Indian market cannot be ignored: Global experts

Indian market cannot be ignored: Global experts

New Delhi, November 17 (IANS). The world’s top industry experts are of the opinion that due to the reform initiatives of the government and the rapidly growing tech industry, India has become a market that no one can ignore.

A participant in a recent seminar on “Investment Opportunities in Asia and the Post-Trade Response” said that five years ago India’s weightage on the Emerging Markets Index was nine per cent. “It has now crossed 20 per cent. This is a growth story with a lot of positives in terms of penetration across multiple structural and different product categories,” he said.

The seminar was organized by ‘The Asset’ in collaboration with Deutsche Bank.

According to MSCI Emerging Markets Index, the weightage of the top five countries is about 80 per cent. India has grown steadily stronger in recent years. JP to issue Government of India bonds due in June 2024 Morgan was included for the first time in the Global Bond Index – emerging market indices. The experts included in the panel said that this has created a platform for investment worth billions of dollars in India.
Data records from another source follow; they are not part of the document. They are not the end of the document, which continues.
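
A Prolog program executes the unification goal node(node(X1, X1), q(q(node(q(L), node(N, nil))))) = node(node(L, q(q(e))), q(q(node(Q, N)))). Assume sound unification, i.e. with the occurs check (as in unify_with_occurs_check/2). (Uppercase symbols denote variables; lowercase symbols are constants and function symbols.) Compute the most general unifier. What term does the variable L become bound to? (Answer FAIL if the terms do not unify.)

FAIL

Decompose node/2: node(X1, X1) = node(L, q(q(e))),  q(q(node(q(L), node(N, nil)))) = q(q(node(Q, N))).
Decompose node/2: X1 = L,  X1 = q(q(e)).
Bind X1 := L; substituting into the one remaining equation that mentions X1 gives: L = q(q(e)).
Bind L := q(q(e)); substituting into the remaining equation gives: q(q(node(q(q(q(e))), node(N, nil)))) = q(q(node(Q, N))). Substituting into the earlier binding gives X1 := q(q(e)).
Decompose q/1: q(node(q(q(q(e))), node(N, nil))) = q(node(Q, N)).
Decompose q/1: node(q(q(q(e))), node(N, nil)) = node(Q, N).
Decompose node/2: q(q(q(e))) = Q,  node(N, nil) = N.
Bind Q := q(q(q(e))); no other remaining equation mentions Q.
Occurs check fails: N occurs in node(N, nil); the equation N = node(N, nil) has no finite solution.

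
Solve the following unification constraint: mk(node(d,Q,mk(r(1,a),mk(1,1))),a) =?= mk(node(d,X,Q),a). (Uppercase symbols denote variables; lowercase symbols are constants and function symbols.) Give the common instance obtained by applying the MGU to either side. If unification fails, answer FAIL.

mk(node(d,mk(r(1,a),mk(1,1)),mk(r(1,a),mk(1,1))),a)

Decompose mk/2: node(d,Q,mk(r(1,a),mk(1,1))) =?= node(d,X,Q),  a =?= a.
Decompose node/3: d =?= d,  Q =?= X,  mk(r(1,a),mk(1,1)) =?= Q.
Delete trivial equation d =?= d.
Bind Q := X; substituting into the one remaining equation that mentions Q gives: mk(r(1,a),mk(1,1)) =?= X.
Bind X := mk(r(1,a),mk(1,1)); no other remaining equation mentions X. Substituting into the earlier binding gives Q := mk(r(1,a),mk(1,1)).
Delete trivial equation a =?= a.
Applying the MGU to either side gives mk(node(d,mk(r(1,a),mk(1,1)),mk(r(1,a),mk(1,1))),a).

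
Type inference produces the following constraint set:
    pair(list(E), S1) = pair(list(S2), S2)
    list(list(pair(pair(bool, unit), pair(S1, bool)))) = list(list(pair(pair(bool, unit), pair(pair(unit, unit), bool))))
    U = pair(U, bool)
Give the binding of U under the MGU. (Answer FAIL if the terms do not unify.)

Decompose pair/2: list(E) = list(S2),  S1 = S2.
Decompose list/1: E = S2.
Bind E := S2; no other remaining equation mentions E.
Bind S1 := S2; substituting into the one remaining equation that mentions S1 gives: list(list(pair(pair(bool, unit), pair(S2, bool)))) = list(list(pair(pair(bool, unit), pair(pair(unit, unit), bool)))).
Decompose list/1: list(pair(pair(bool, unit), pair(S2, bool))) = list(pair(pair(bool, unit), pair(pair(unit, unit), bool))).
Decompose list/1: pair(pair(bool, unit), pair(S2, bool)) = pair(pair(bool, unit), pair(pair(unit, unit), bool)).
Decompose pair/2: pair(bool, unit) = pair(bool, unit),  pair(S2, bool) = pair(pair(unit, unit), bool).
Delete trivial equation pair(bool, unit) = pair(bool, unit).
Decompose pair/2: S2 = pair(unit, unit),  bool = bool.
Bind S2 := pair(unit, unit); no other remaining equation mentions S2. Substituting into the earlier bindings gives E := pair(unit, unit), S1 := pair(unit, unit).
Delete trivial equation bool = bool.
Occurs check fails: U occurs in pair(U, bool); the equation U = pair(U, bool) has no finite solution.

FAIL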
Additionally, global brokerage CLSA has shifted its “strategic allocation” from China to India, citing growing concerns over Beijing’s economy and investor sentiment following the US presidential election. CLSA said in its note, “The interest on US bonds and inflation expectations reduce the scope for the Fed to cut policy rates. This also makes the People’s Bank of China (PBOC) less likely to cut rates.” We are concerned that these issues will put a halt to the buying of foreign investors who had invested in China after the initial PBOC stimulus in early October. We are reversing our tactical allocation – in the case of China, we are returning to the benchmark and increasing India’s weightage to 20 per cent.”
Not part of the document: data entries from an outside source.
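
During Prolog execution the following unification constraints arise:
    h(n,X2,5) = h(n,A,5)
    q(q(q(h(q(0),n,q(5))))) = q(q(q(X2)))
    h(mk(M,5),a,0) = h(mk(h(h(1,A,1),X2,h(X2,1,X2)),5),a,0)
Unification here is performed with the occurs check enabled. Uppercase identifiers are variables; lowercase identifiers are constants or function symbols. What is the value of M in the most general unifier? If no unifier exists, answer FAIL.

Decompose h/3: n = n,  X2 = A,  5 = 5.
Delete trivial equation n = n.
Bind X2 := A; substituting into the 2 remaining equations that mention X2 gives: q(q(q(h(q(0),n,q(5))))) = q(q(q(A))),  h(mk(M,5),a,0) = h(mk(h(h(1,A,1),A,h(A,1,A)),5),a,0).
Delete trivial equation 5 = 5.
Decompose q/1: q(q(h(q(0),n,q(5)))) = q(q(A)).
Decompose q/1: q(h(q(0),n,q(5))) = q(A).
Decompose q/1: h(q(0),n,q(5)) = A.
Bind A := h(q(0),n,q(5)); substituting into the remaining equation gives: h(mk(M,5),a,0) = h(mk(h(h(1,h(q(0),n,q(5)),1),h(q(0),n,q(5)),h(h(q(0),n,q(5)),1,h(q(0),n,q(5)))),5),a,0). Substituting into the earlier binding gives X2 := h(q(0),n,q(5)).
Decompose h/3: mk(M,5) = mk(h(h(1,h(q(0),n,q(5)),1),h(q(0),n,q(5)),h(h(q(0),n,q(5)),1,h(q(0),n,q(5)))),5),  a = a,  0 = 0.
Decompose mk/2: M = h(h(1,h(q(0),n,q(5)),1),h(q(0),n,q(5)),h(h(q(0),n,q(5)),1,h(q(0),n,q(5)))),  5 = 5.
Bind M := h(h(1,h(q(0),n,q(5)),1),h(q(0),n,q(5)),h(h(q(0),n,q(5)),1,h(q(0),n,q(5)))); no other remaining equation mentions M.
Delete trivial equation 5 = 5.
Delete trivial equation a = a.
Delete trivial equation 0 = 0.
MGU = { X2 = h(q(0),n,q(5)), A = h(q(0),n,q(5)), M = h(h(1,h(q(0),n,q(5)),1),h(q(0),n,q(5)),h(h(q(0),n,q(5)),1,h(q(0),n,q(5)))) }, so M = h(h(1,h(q(0),n,q(5)),1),h(q(0),n,q(5)),h(h(q(0),n,q(5)),1,h(q(0),n,q(5)))).

h(h(1,h(q(0),n,q(5)),1),h(q(0),n,q(5)),h(h(q(0),n,q(5)),1,h(q(0),n,q(5))))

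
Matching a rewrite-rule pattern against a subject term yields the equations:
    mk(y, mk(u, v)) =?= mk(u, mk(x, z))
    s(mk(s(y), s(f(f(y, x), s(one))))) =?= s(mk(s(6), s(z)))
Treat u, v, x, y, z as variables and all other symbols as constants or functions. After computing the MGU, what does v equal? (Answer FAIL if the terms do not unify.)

f(f(6, 6), s(one))

Decompose mk/2: y =?= u,  mk(u, v) =?= mk(x, z).
Bind y := u; substituting into the one remaining equation that mentions y gives: s(mk(s(u), s(f(f(u, x), s(one))))) =?= s(mk(s(6), s(z))).
Decompose mk/2: u =?= x,  v =?= z.
Bind u := x; substituting into the one remaining equation that mentions u gives: s(mk(s(x), s(f(f(x, x), s(one))))) =?= s(mk(s(6), s(z))). Substituting into the earlier binding gives y := x.
Bind v := z; no other remaining equation mentions v.
Decompose s/1: mk(s(x), s(f(f(x, x), s(one)))) =?= mk(s(6), s(z)).
Decompose mk/2: s(x) =?= s(6),  s(f(f(x, x), s(one))) =?= s(z).
Decompose s/1: x =?= 6.
Bind x := 6; substituting into the remaining equation gives: s(f(f(6, 6), s(one))) =?= s(z). Substituting into the earlier bindings gives y := 6, u := 6.
Decompose s/1: f(f(6, 6), s(one)) =?= z.
Bind z := f(f(6, 6), s(one)). Substituting into the earlier binding gives v := f(f(6, 6), s(one)).
MGU = { y ↦ 6, u ↦ 6, v ↦ f(f(6, 6), s(one)), x ↦ 6, z ↦ f(f(6, 6), s(one)) }, so v ↦ f(f(6, 6), s(one)).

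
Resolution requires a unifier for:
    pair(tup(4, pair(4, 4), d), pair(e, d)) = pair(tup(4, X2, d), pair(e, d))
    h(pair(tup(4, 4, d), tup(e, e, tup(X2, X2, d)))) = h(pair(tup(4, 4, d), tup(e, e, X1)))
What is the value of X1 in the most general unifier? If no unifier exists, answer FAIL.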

She said both MSCI China and India have fallen 10 percent in US dollar terms over this period, so she has no loss in switching.

India will be included in the prestigious FTSE Russell Emerging Markets Government Bond Index in September next year. The industry has appreciated it.

FTSE Russell has announced that it will add India’s government bonds to its Emerging Markets Government Bond Index (EMGBI) in September 2025. India’s debt will be included in FTSE’s $4.7 trillion emerging markets bond index. It will take six months to complete the process. Its final weightage will be 9.35 percent, which will be the highest after China in the index.

India has overtaken China to become the sixth largest market in the MSCI All Country World Investable Market Index (ACWI IMI). Global indices track the performance of capital markets around the world.